Reversible adiabatic expansion using Van der Waals' equation

Kweh-chan

1. The problem statement, all variables and given/known data
A real gas obeys Van der Waals‟ equation, which for one mole of gas is

(p + A/V²)(V-B) = RT

and its internal energy is given by

U = C_vT - A/V

where the molar heat capacity at constant volume, C_v , is independent of the
temperature and pressure. Show that the relation between the pressure p and
the volume V of the Van der Waals‟ gas during a reversible adiabatic
expansion can be written as

(p + A/V²)(V-B)^{[itex]\gamma[/itex]} = const.

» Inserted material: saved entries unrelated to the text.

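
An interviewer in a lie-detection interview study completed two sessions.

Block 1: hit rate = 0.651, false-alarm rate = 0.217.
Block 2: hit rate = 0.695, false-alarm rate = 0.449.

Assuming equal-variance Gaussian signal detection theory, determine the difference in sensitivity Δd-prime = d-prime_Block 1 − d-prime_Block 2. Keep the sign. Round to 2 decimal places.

Block 1: z(0.651) = 0.388, z(0.217) = -0.782, d' = 1.170
Block 2: z(0.695) = 0.510, z(0.449) = -0.128, d' = 0.638
Δd' = d'_Block 1 − d'_Block 2 = 1.170 − 0.638 = 0.532
Block 1 has the higher sensitivity.

Δd-prime = 0.53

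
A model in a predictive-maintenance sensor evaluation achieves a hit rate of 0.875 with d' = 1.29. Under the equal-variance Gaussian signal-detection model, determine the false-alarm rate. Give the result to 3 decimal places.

false-alarm rate = 0.444

z(hit rate) = z(0.875) = 1.1503
z(FA) = z(H) − d' = 1.1503 − 1.29 = -0.1397
false-alarm rate = Φ(-0.1397) = 0.4444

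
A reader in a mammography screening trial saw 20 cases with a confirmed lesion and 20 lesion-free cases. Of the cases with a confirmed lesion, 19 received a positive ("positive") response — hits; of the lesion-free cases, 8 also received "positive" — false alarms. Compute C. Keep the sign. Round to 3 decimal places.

C = -0.696

H = 19/20 = 0.9500
FA = 8/20 = 0.4000
Φ⁻¹(0.9500) = 1.6449, Φ⁻¹(0.4000) = -0.2533
c = −½·[z(H) + z(FA)] = −0.5 × (1.6449 + (-0.2533)) = -0.6958
c < 0: the reader has a liberal response bias.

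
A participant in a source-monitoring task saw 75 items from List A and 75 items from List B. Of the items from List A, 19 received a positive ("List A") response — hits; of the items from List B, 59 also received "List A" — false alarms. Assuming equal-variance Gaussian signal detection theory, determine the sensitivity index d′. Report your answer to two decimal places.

d′ = -1.46

H = 19/75 = 0.2533
FA = 59/75 = 0.7867
Φ⁻¹(H) = Φ⁻¹(0.2533) = -0.664
Φ⁻¹(FA) = Φ⁻¹(0.7867) = 0.795
d' = z(H) − z(FA) = -0.664 − 0.795 = -1.459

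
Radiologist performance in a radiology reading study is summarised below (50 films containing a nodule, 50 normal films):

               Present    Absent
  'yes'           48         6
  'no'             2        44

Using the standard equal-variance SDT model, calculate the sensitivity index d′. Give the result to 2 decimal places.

d′ = 2.93

H = 48/50 = 0.9600
FA = 6/50 = 0.1200
Φ⁻¹(H) = Φ⁻¹(0.9600) = 1.7507
Φ⁻¹(FA) = Φ⁻¹(0.1200) = -1.1750
d' = z(H) − z(FA) = 1.7507 − (-1.1750) = 2.9257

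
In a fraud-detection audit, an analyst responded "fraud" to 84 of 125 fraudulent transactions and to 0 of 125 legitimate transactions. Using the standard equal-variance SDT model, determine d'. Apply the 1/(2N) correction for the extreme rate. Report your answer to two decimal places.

The false-alarm rate is 0/125 = 0, so apply the 1/(2N) correction: FA → 1/(2·125) = 0.00400.
z(H) = z(0.67200) = 0.445
z(FA) = z(0.00400) = -2.652
d' = 0.445 − (-2.652) = 3.097

d' = 3.10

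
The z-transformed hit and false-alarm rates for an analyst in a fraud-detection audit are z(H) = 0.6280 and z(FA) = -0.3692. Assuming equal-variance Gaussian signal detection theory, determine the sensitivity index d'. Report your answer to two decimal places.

d' = z(H) − z(FA) = 0.6280 − (-0.3692) = 0.9972

d' = 1.00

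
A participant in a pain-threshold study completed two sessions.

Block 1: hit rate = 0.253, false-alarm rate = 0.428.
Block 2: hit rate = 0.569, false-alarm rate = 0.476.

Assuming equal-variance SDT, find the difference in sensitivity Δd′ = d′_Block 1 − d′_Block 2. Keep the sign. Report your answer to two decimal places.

Block 1: z(0.253) = -0.665, z(0.428) = -0.181, d' = -0.484
Block 2: z(0.569) = 0.174, z(0.476) = -0.060, d' = 0.234
Δd' = d'_Block 1 − d'_Block 2 = -0.484 − 0.234 = -0.718
Block 2 has the higher sensitivity.

Δd′ = -0.72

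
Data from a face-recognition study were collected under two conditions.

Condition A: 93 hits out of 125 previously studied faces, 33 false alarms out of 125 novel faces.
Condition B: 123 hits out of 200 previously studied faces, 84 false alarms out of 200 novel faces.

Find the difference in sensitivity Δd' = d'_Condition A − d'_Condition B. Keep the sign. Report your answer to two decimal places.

Δd' = 0.79

Condition A: z(0.7440) = 0.656, z(0.2640) = -0.631, d' = 1.287
Condition B: z(0.6150) = 0.292, z(0.4200) = -0.202, d' = 0.494
Δd' = d'_Condition A − d'_Condition B = 1.287 − 0.494 = 0.793
Condition A has the higher sensitivity.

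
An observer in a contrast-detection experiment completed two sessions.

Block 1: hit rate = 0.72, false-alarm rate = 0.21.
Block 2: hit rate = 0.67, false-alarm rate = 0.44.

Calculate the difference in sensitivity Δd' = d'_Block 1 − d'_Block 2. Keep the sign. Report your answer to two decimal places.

Δd' = 0.80

Block 1: z(0.72) = 0.583, z(0.21) = -0.806, d' = 1.389
Block 2: z(0.67) = 0.440, z(0.44) = -0.151, d' = 0.591
Δd' = d'_Block 1 − d'_Block 2 = 1.389 − 0.591 = 0.798
Block 1 has the higher sensitivity.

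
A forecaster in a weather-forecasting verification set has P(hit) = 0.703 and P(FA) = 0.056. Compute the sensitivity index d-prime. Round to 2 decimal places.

z(H) = z(0.703) = 0.5330
z(FA) = z(0.056) = -1.5893
d' = z(H) − z(FA) = 0.5330 − (-1.5893) = 2.1223

d-prime = 2.12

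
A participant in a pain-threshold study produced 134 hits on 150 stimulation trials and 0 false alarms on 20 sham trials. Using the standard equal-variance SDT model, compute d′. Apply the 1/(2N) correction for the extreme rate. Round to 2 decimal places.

The false-alarm rate is 0/20 = 0, so apply the 1/(2N) correction: FA → 1/(2·20) = 0.02500.
z(H) = z(0.89333) = 1.244
z(FA) = z(0.02500) = -1.960
d' = 1.244 − (-1.960) = 3.204

d′ = 3.20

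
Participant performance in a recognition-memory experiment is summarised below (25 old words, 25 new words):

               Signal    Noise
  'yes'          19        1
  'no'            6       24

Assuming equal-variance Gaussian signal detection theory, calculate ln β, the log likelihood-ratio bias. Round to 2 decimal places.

H = 19/25 = 0.7600
FA = 1/25 = 0.0400
z(H) = z(0.7600) = 0.706
z(FA) = z(0.0400) = -1.751
ln β = −½·[z(H)² − z(FA)²] = −0.5 × (0.498 − 3.066) = 1.284

ln β = 1.28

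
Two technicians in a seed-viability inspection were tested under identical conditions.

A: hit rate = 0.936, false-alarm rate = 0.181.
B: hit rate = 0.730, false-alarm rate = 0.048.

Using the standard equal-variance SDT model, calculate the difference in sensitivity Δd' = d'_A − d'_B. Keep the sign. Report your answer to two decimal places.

A: z(0.936) = 1.522, z(0.181) = -0.912, d' = 2.434
B: z(0.730) = 0.613, z(0.048) = -1.665, d' = 2.278
Δd' = d'_A − d'_B = 2.434 − 2.278 = 0.156
A has the higher sensitivity.

Δd' = 0.16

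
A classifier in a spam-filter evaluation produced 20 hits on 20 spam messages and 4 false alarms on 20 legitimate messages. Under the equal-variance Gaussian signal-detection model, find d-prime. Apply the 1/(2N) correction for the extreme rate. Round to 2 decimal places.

d-prime = 2.80

The hit rate is 20/20 = 1, so apply the 1/(2N) correction: H → 1 − 1/(2·20) = 0.97500.
z(H) = z(0.97500) = 1.960
z(FA) = z(0.20000) = -0.842
d' = 1.960 − (-0.842) = 2.802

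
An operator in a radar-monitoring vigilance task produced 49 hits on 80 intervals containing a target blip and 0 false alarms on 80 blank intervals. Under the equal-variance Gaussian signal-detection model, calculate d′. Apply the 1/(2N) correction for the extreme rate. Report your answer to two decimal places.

d′ = 2.78

The false-alarm rate is 0/80 = 0, so apply the 1/(2N) correction: FA → 1/(2·80) = 0.00625.
z(H) = z(0.61250) = 0.286
z(FA) = z(0.00625) = -2.498
d' = 0.286 − (-2.498) = 2.784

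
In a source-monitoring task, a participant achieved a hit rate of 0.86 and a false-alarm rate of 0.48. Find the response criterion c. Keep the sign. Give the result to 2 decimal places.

c = -0.52

z(H) = 1.0803
z(FA) = -0.0502
c = −½·[z(H) + z(FA)] = −0.5 × (1.0803 + (-0.0502)) = -0.51505
c < 0: the participant has a liberal response bias.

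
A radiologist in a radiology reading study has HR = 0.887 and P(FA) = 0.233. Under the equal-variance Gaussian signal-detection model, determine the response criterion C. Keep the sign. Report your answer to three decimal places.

C = -0.241

z(H) = z(0.887) = 1.2107
z(FA) = z(0.233) = -0.7290
c = −½·[z(H) + z(FA)] = −0.5 × (1.2107 + (-0.7290)) = -0.24085
c < 0: the radiologist has a liberal response bias.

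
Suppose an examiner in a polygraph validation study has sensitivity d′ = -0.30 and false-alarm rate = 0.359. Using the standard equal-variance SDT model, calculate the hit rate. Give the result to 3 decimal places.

z(false-alarm rate) = z(0.359) = -0.3611
z(H) = z(FA) + d' = -0.3611 + (-0.30) = -0.6611
hit rate = Φ(-0.6611) = 0.2543

hit rate = 0.254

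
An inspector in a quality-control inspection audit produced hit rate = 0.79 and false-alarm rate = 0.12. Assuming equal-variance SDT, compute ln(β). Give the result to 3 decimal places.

ln β = 0.365

z(H) = z(0.79) = 0.8064
z(FA) = z(0.12) = -1.1750
ln β = −½·[z(H)² − z(FA)²] = −0.5 × (0.6503 − 1.3806) = 0.36515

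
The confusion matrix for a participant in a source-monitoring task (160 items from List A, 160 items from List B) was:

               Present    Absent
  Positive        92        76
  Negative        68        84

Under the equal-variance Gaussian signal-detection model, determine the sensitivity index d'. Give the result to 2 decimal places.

H = 92/160 = 0.5750
FA = 76/160 = 0.4750
Φ⁻¹(0.5750) = 0.1891, Φ⁻¹(0.4750) = -0.0627
d' = z(H) − z(FA) = 0.1891 − (-0.0627) = 0.2518

d' = 0.25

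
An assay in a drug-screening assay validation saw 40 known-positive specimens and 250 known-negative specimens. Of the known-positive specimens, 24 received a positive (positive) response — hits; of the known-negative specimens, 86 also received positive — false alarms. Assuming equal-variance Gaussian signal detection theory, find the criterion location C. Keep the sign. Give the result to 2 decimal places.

H = 24/40 = 0.6000
FA = 86/250 = 0.3440
Φ⁻¹(H) = Φ⁻¹(0.6000) = 0.253
Φ⁻¹(FA) = Φ⁻¹(0.3440) = -0.402
c = −½·[z(H) + z(FA)] = −0.5 × (0.253 + (-0.402)) = 0.0745
c > 0: the assay has a conservative response bias.

C = 0.07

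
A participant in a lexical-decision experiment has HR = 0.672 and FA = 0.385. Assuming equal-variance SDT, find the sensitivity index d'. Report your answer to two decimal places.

z(H) = z(0.672) = 0.4454
z(FA) = z(0.385) = -0.2924
d' = z(H) − z(FA) = 0.4454 − (-0.2924) = 0.7378

d' = 0.74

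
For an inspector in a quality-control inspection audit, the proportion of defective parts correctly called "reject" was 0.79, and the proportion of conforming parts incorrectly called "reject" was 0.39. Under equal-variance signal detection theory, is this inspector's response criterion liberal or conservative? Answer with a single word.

liberal

z(H) = 0.806, z(FA) = -0.279
c = −½·(z(H) + z(FA)) = -0.2635
c < 0 → liberal criterion (biased toward responding “yes”).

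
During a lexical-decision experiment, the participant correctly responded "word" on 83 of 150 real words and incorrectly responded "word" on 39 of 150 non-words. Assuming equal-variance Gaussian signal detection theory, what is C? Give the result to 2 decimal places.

H = 83/150 = 0.5533
FA = 39/150 = 0.2600
z(H) = z(0.5533) = 0.1340
z(FA) = z(0.2600) = -0.6433
c = −½·[z(H) + z(FA)] = −0.5 × (0.1340 + (-0.6433)) = 0.25465
c > 0: the participant has a conservative response bias.

C = 0.25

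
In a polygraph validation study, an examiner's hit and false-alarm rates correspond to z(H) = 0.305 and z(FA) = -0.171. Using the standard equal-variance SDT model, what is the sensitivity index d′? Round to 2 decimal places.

d' = z(H) − z(FA) = 0.305 − (-0.171) = 0.476

d′ = 0.48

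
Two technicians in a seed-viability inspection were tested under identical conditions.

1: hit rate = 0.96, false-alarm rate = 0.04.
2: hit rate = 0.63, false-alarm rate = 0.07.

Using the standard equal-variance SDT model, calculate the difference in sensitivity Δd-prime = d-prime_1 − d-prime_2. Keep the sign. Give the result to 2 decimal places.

1: z(0.96) = 1.751, z(0.04) = -1.751, d' = 3.502
2: z(0.63) = 0.332, z(0.07) = -1.476, d' = 1.808
Δd' = d'_1 − d'_2 = 3.502 − 1.808 = 1.694
1 has the higher sensitivity.

Δd-prime = 1.69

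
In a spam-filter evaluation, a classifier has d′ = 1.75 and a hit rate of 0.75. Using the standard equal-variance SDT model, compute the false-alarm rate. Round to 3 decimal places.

false-alarm rate = 0.141

z(hit rate) = z(0.75) = 0.6745
z(FA) = z(H) − d' = 0.6745 − 1.75 = -1.0755
false-alarm rate = Φ(-1.0755) = 0.1411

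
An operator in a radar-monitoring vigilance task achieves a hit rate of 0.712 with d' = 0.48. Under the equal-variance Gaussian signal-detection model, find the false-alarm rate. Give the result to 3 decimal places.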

and find the expression for the parameter [itex]\gamma[/itex] in terms of C_v and R .

2. Relevant equations

(p + A/V²)(V-B) = RT
U = C_vT - A/V
Q= U + W

3. The attempt at a solution

There is already a given solution and method for this equation. I worked through this much:

0 = U + W
0 = dU + PdV

dU = (dU/dT)dT - (dU/dV)dV = C_vdT + (A/V²)dV

0 = C_vdT + (P + A/V²)dV = C_vdT + RT/(V-B)
∫R/(V-B) dV = -∫C_v(dT/T)
Rln(V-B) + C_vln(T) = const.
ln(V-B)^R + ln(T)^C_V = const
ln[(V-B)^R(T)^C_V] = const.
(V-B)^R(T)^C_V = const.

I got stuck here and checked the method. My process was right, but according to it, the next line of work is:

(V-B)^R(RT)^C_V = const.

I don't understand where this mystery R comes from. I've tried rearranging the ideal gas equation, and the first given equation to no avail. Could someone please explain how I get this R in the process?

Thanks!

rude man

R is the universal molargas constant and is part of the definition of a van der walal gas, just as it is for an ideal gas.

I haven't worked this out completely, but I would:

let p₁ = p + A/v²
v₁ = v - B
then p₁v₁ = RT.
By your du = -dw and dT = (1/R)(p₁dv₁ + v₁dp₁) you can eliminate T, integrate by parts to get p₁v₁^γ = constant.

I think.